In einem Branchenmagazin für Journalisten, in der die Personalien zum meistgelesenen Teil gehören, mag es vertretbar sein, an einige der Namen zu erinnern, die die FR geprägt haben. Das Profil mit dem Label „links-liberal“ entwickelte der stellvertretende Chefredakteur Karl Hermann Flach, der diese Programmatik danach als Generalsekretär der FDP zu deren „Freiburger Thesen“ von 1971 als Leitbild für die sozial-liberale Koalition ausweitete. Zur ersten Generation gehörten neben Gerold und Flach in der Zentrale Werner Holzer, Hans-Herbert Gaebel, Horst Wolf, Conrad Ahlers (später Regierungssprecher der Großen Koalition und Chefredakteur der Hamburger Morgenpost), Peter Miska (Reporter), Erich Lissner (Feuilleton), in Bonn Volkmar Hoffmann, Ingeborg Jahn, Eghard Mörbitz, weiter Annemarie Doherr (Berlin), im Ausland Emigranten wie Herbert Freeden (Jerusalem), Hermann Bleich (Den Haag), Heinz Pol (Washington). Und Georg Herda, der gemeinsam mit Eugen Stotz aus dem Vorstand der IG Druck und Papier die Kampagne „Aktion Federblitz“ steuerte, die der dju den großen Wachstumschub brachte, der sie zu einem eigenständigen Faktor machte.

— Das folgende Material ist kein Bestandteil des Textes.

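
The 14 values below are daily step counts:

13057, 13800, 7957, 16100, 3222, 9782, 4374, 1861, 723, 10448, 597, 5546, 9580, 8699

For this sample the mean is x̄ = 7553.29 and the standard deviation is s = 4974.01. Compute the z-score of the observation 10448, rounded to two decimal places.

z = (10448 − 7553.29) / 4974.01 = 0.58.

0.58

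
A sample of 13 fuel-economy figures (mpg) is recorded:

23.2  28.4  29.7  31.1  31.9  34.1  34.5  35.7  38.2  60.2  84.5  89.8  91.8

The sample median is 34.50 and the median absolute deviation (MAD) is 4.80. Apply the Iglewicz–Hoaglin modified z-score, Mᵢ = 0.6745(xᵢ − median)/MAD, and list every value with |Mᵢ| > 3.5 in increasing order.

|Mᵢ| > 3.5 ⇔ |xᵢ − 34.50| > 3.5·4.80/0.6745 = 24.91.
So outliers lie outside [9.59, 59.41].
60.2: M = 3.61 → outlier.
84.5: M = 7.03 → outlier.
89.8: M = 7.77 → outlier.
91.8: M = 8.05 → outlier.

60.2, 84.5, 89.8, 91.8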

Hans Michael Rathert aus der zweiten FR-Generation, der 1969 Nachrichtenchef wurde, entwickelte die „Kästen“ (Im Blickpunkt, Im Hintergrund, Nachrichtenfeature) und führte damit in der deutschen Presse die Form der „news analysis“ ein. Auch die tägliche Dokumentationsseite war seine Idee. In der Innenpolitik gab es drei starke Säulen: Rechtspolitik, Bildungspolitik, Sozial- und Arbeitsmarktpolitik, wozu auch die Beziehungen zwischen Gewerkschaften und Arbeitgebern gehörten. Weitere Stärken waren innerparteiliche, innergewerkschaftliche und innerkirchliche Demokratie, in der Auslandsberichterstattung vor allem die „Dritte Welt“.

Als jüngster der ersten Welle der zweiten Generation bestritt ich zunächst mit zwei Polizeireportern die Berichterstattung über die Studentenbewegung in Frankfurt. Im Volontariat wandte ich mich auch dem Themenfeld Tarifpolitik, Gewerkschaften und Arbeitgeber zu, das fortan meine Hauptsache blieb.

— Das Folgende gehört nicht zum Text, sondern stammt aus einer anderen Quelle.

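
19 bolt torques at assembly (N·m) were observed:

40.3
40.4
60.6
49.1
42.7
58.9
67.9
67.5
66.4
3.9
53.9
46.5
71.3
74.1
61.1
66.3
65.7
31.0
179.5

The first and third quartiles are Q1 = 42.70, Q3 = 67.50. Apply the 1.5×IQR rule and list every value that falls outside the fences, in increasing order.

3.9, 179.5

IQR = Q3 − Q1 = 67.50 − 42.70 = 24.80.
Lower fence = Q1 − 1.5·IQR = 42.70 − 37.20 = 5.50.
Upper fence = Q3 + 1.5·IQR = 67.50 + 37.20 = 104.70.
3.9 < 5.50 → outlier.
179.5 > 104.70 → outlier.
All remaining values lie within [5.50, 104.70].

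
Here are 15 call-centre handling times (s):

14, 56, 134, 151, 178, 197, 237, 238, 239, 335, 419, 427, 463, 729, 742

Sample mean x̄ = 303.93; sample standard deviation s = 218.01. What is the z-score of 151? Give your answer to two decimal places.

z = (151 − 303.93) / 218.01 = -0.70.

-0.70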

Eine ganze Reihe derer aus der zweiten Generation, die zwischen Mitte der 60er- und in den 70er-Jahren dazu kamen, prägten über viele, teilweise über 30, 35 Jahre, die FR. Dazu gehören Roderich Reifenrath (Innenpolitik, Chefredakteur bis 200), Karl Heinz Krumm, Hans-Joachim Noack (Reporter), Martina I. Kischke (Frauenseite), Jutta Roitsch (Bildung, Dokumentation), Karl Grobe (Ausland), Horst Köpke, Wolfram Schütte (Feuilleton), Rolf Dietrich Schwartz (Wirtschaft, Bonn), Eckart Spoo (der auch 19 Jahre dju-Bundesvorsitzender war), Anton-Andreas Guha (Friedenspolitik), Karl-Heinz-Baum (DDR-Korrespondent), Christian M. Schöne (Nachrichten), Horst Schreitter-Schwarzenfeld (Bonn), Otto Jörg Weis (Berlin) sowie von den noch Aktiven Hans Helmut Kohl (Reporter, Chefredakteur, Paris) und Brigitte Kols (Seite 3, Europa).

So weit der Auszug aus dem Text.